Introducing Pandas UDF for PySpark
NOTE: Spark 3.0 introduced a new pandas UDF. You can find more details in the following blog post: New Pandas UDFs and Python Type Hints in the Upcoming Release of Apache Spark 3.0
This is a guest community post from Li Jin, a software engineer at Two Sigma Investments, LP in New York. This blog is also posted on Two Sigma
Try this notebook in Databricks
UPDATE: This blog was updated on Feb 22, 2018, to include some changes.
This blog post introduces the Pandas UDFs (a.k.a. Vectorized UDFs) feature in the upcoming Apache Spark 2.3 release that substantially improves the performance and usability of user-defined functions (UDFs) in Python.
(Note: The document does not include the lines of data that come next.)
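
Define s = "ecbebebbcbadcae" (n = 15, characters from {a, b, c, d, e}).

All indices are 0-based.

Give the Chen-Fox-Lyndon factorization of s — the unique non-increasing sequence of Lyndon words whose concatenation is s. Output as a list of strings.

emit factor 1: 'e' (i=0, period=1)
emit factor 2: 'c' (i=1, period=1)
emit factor 3: 'be' (i=2, period=2)
emit factor 4: 'be' (i=4, period=2)
emit factor 5: 'bbc' (i=6, period=3)
emit factor 6: 'b' (i=9, period=1)
emit factor 7: 'adcae' (i=10, period=5)

["e", "c", "be", "be", "bbc", "b", "adcae"]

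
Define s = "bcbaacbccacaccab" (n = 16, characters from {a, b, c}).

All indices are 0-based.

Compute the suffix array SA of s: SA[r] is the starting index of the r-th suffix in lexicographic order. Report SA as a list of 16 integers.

[3, 14, 9, 4, 11, 15, 2, 0, 6, 13, 8, 10, 1, 5, 12, 7]

rank | idx | suffix
   0 |   3 | aacbccacaccab
   1 |  14 | ab
   2 |   9 | acaccab
   3 |   4 | acbccacaccab
   4 |  11 | accab
   5 |  15 | b
   6 |   2 | baacbccacaccab
   7 |   0 | bcbaacbccacaccab
   8 |   6 | bccacaccab
   9 |  13 | cab
  10 |   8 | cacaccab
  11 |  10 | caccab
  12 |   1 | cbaacbccacaccab
  13 |   5 | cbccacaccab
  14 |  12 | ccab
  15 |   7 | ccacaccab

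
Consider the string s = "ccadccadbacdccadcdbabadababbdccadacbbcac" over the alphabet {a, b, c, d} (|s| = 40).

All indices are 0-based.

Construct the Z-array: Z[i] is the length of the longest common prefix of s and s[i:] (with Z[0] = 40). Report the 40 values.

[40, 1, 0, 0, 4, 1, 0, 0, 0, 0, 1, 0, 5, 1, 0, 0, 1, 0, 0, 0, 0, 0, 0, 0, 0, 0, 0, 0, 0, 4, 1, 0, 0, 0, 1, 0, 0, 1, 0, 1]

Z[0]=40
i=1: i≥r, start 0; Z[1]=1 grow→box=[1,2)
i=2: i≥r, start 0; Z[2]=0
i=3: i≥r, start 0; Z[3]=0
i=4: i≥r, start 0; Z[4]=4 grow→box=[4,8)
i=5: min(r-i=3, Z[1]=1)=1; Z[5]=1
i=6: min(r-i=2, Z[2]=0)=0; Z[6]=0
i=7: min(r-i=1, Z[3]=0)=0; Z[7]=0
i=8: i≥r, start 0; Z[8]=0
i=9: i≥r, start 0; Z[9]=0
i=10: i≥r, start 0; Z[10]=1 grow→box=[10,11)
i=11: i≥r, start 0; Z[11]=0
i=12: i≥r, start 0; Z[12]=5 grow→box=[12,17)
i=13: min(r-i=4, Z[1]=1)=1; Z[13]=1
i=14: min(r-i=3, Z[2]=0)=0; Z[14]=0
i=15: min(r-i=2, Z[3]=0)=0; Z[15]=0
i=16: min(r-i=1, Z[4]=4)=1; Z[16]=1
i=17: i≥r, start 0; Z[17]=0
i=18: i≥r, start 0; Z[18]=0
i=19: i≥r, start 0; Z[19]=0
i=20: i≥r, start 0; Z[20]=0
i=21: i≥r, start 0; Z[21]=0
i=22: i≥r, start 0; Z[22]=0
i=23: i≥r, start 0; Z[23]=0
i=24: i≥r, start 0; Z[24]=0
i=25: i≥r, start 0; Z[25]=0
i=26: i≥r, start 0; Z[26]=0
i=27: i≥r, start 0; Z[27]=0
i=28: i≥r, start 0; Z[28]=0
i=29: i≥r, start 0; Z[29]=4 grow→box=[29,33)
i=30: min(r-i=3, Z[1]=1)=1; Z[30]=1
i=31: min(r-i=2, Z[2]=0)=0; Z[31]=0
i=32: min(r-i=1, Z[3]=0)=0; Z[32]=0
i=33: i≥r, start 0; Z[33]=0
i=34: i≥r, start 0; Z[34]=1 grow→box=[34,35)
i=35: i≥r, start 0; Z[35]=0
i=36: i≥r, start 0; Z[36]=0
i=37: i≥r, start 0; Z[37]=1 grow→box=[37,38)
i=38: i≥r, start 0; Z[38]=0
i=39: i≥r, start 0; Z[39]=1 grow→box=[39,40)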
Over the past few years, Python has become the default language for data scientists. Packages such as pandas, numpy, statsmodel, and scikit-learn have gained great adoption and become the mainstream toolkits. At the same time, Apache Spark has become the de facto standard in processing big data. To enable data scientists to leverage the value of big data, Spark added a Python API in version 0.7, with support for user-defined functions. These user-defined functions operate one-row-at-a-time, and thus suffer from high serialization and invocation overhead. As a result, many data pipelines define UDFs in Java and Scala and then invoke them from Python.
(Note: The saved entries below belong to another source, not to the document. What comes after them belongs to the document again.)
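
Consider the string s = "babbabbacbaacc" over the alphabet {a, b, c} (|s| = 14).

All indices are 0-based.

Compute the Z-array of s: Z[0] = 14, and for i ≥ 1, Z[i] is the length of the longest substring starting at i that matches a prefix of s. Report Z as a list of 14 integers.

[14, 0, 1, 5, 0, 1, 2, 0, 0, 2, 0, 0, 0, 0]

Z[0]=14
i=1: outside box; Z[1]=0
i=2: outside box; Z[2]=1 extend→box=[2,3)
i=3: outside box; Z[3]=5 extend→box=[3,8)
i=4: min(r-i=4, Z[1]=0)=0; Z[4]=0
i=5: min(r-i=3, Z[2]=1)=1; Z[5]=1
i=6: min(r-i=2, Z[3]=5)=2; Z[6]=2
i=7: min(r-i=1, Z[4]=0)=0; Z[7]=0
i=8: outside box; Z[8]=0
i=9: outside box; Z[9]=2 extend→box=[9,11)
i=10: min(r-i=1, Z[1]=0)=0; Z[10]=0
i=11: outside box; Z[11]=0
i=12: outside box; Z[12]=0
i=13: outside box; Z[13]=0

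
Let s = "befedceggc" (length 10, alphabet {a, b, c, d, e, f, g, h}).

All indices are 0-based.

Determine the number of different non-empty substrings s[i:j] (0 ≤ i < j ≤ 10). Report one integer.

sorted suffixes:
  #0 SA[0]=0  'befedceggc'
  #1 SA[1]=9  'c'
  #2 SA[2]=5  'ceggc'
  #3 SA[3]=4  'dceggc'
  #4 SA[4]=3  'edceggc'
  #5 SA[5]=1  'efedceggc'
  #6 SA[6]=6  'eggc'
  #7 SA[7]=2  'fedceggc'
  #8 SA[8]=8  'gc'
  #9 SA[9]=7  'ggc'

SA = [0, 9, 5, 4, 3, 1, 6, 2, 8, 7]
[i] adj suffixes → lcp
  [1] 0/9 → 0 ('')
  [2] 9/5 → 1 ('c')
  [3] 5/4 → 0 ('')
  [4] 4/3 → 0 ('')
  [5] 3/1 → 1 ('e')
  [6] 1/6 → 1 ('e')
  [7] 6/2 → 0 ('')
  [8] 2/8 → 0 ('')
  [9] 8/7 → 1 ('g')

n(n+1)/2 = 10·11/2 = 55
Σ LCP = 0 + 0 + 1 + 0 + 0 + 1 + 1 + 0 + 0 + 1 = 4
distinct = 55 − 4 = 51

51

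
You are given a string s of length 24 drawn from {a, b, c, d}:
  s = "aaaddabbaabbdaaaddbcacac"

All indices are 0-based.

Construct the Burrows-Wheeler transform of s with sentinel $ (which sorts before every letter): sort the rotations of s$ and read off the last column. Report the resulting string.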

Pandas UDFs built on top of Apache Arrow bring you the best of both worlds—the ability to define low-overhead, high-performance UDFs entirely in Python.
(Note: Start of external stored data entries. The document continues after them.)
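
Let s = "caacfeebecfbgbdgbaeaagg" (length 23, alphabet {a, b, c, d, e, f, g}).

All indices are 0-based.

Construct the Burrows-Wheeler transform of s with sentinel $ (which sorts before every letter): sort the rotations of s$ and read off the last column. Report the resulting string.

rank  rotation                  last
    0  $caacfeebecfbgbdgbaeaagg  g
    1  aacfeebecfbgbdgbaeaagg$c  c
    2  aagg$caacfeebecfbgbdgbae  e
    3  acfeebecfbgbdgbaeaagg$ca  a
    4  aeaagg$caacfeebecfbgbdgb  b
    5  agg$caacfeebecfbgbdgbaea  a
    6  baeaagg$caacfeebecfbgbdg  g
    7  bdgbaeaagg$caacfeebecfbg  g
    8  becfbgbdgbaeaagg$caacfee  e
    9  bgbdgbaeaagg$caacfeebecf  f
   10  caacfeebecfbgbdgbaeaagg$  $
   11  cfbgbdgbaeaagg$caacfeebe  e
   12  cfeebecfbgbdgbaeaagg$caa  a
   13  dgbaeaagg$caacfeebecfbgb  b
   14  eaagg$caacfeebecfbgbdgba  a
   15  ebecfbgbdgbaeaagg$caacfe  e
   16  ecfbgbdgbaeaagg$caacfeeb  b
   17  eebecfbgbdgbaeaagg$caacf  f
   18  fbgbdgbaeaagg$caacfeebec  c
   19  feebecfbgbdgbaeaagg$caac  c
   20  g$caacfeebecfbgbdgbaeaag  g
   21  gbaeaagg$caacfeebecfbgbd  d
   22  gbdgbaeaagg$caacfeebecfb  b
   23  gg$caacfeebecfbgbdgbaeaa  a

gceabaggef$eabaebfccgdba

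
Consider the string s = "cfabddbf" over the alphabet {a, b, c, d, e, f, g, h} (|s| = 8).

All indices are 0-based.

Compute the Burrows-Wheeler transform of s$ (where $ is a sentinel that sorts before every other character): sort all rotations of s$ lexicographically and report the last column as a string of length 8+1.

ffad$dbbc

rank  rotation   last
    0  $cfabddbf  f
    1  abddbf$cf  f
    2  bddbf$cfa  a
    3  bf$cfabdd  d
    4  cfabddbf$  $
    5  dbf$cfabd  d
    6  ddbf$cfab  b
    7  f$cfabddb  b
    8  fabddbf$c  c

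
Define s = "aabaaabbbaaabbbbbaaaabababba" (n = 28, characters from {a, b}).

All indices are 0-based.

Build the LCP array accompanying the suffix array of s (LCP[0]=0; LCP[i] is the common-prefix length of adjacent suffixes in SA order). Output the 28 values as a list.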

In Spark 2.3, there will be two types of Pandas UDFs: scalar and grouped map. Next, we illustrate their usage using four example programs: Plus One, Cumulative Probability, Subtract Mean, Ordinary Least Squares Linear Regression.
Scalar Pandas UDFs
Scalar Pandas UDFs are used for vectorizing scalar operations. To define a scalar Pandas UDF, simply use @pandas_udf
to annotate a Python function that takes in pandas.Series
as arguments and returns another pandas.Series
of the same size. Below we illustrate using two examples: Plus One and Cumulative Probability.
Plus One
Computing v + 1 is a simple example for demonstrating differences between row-at-a-time UDFs and scalar Pandas UDFs. Note that built-in column operators can perform much faster in this scenario.
Using row-at-a-time UDFs:
from pyspark.sql.functions import udf
# Use udf to define a row-at-a-time udf
@udf('double')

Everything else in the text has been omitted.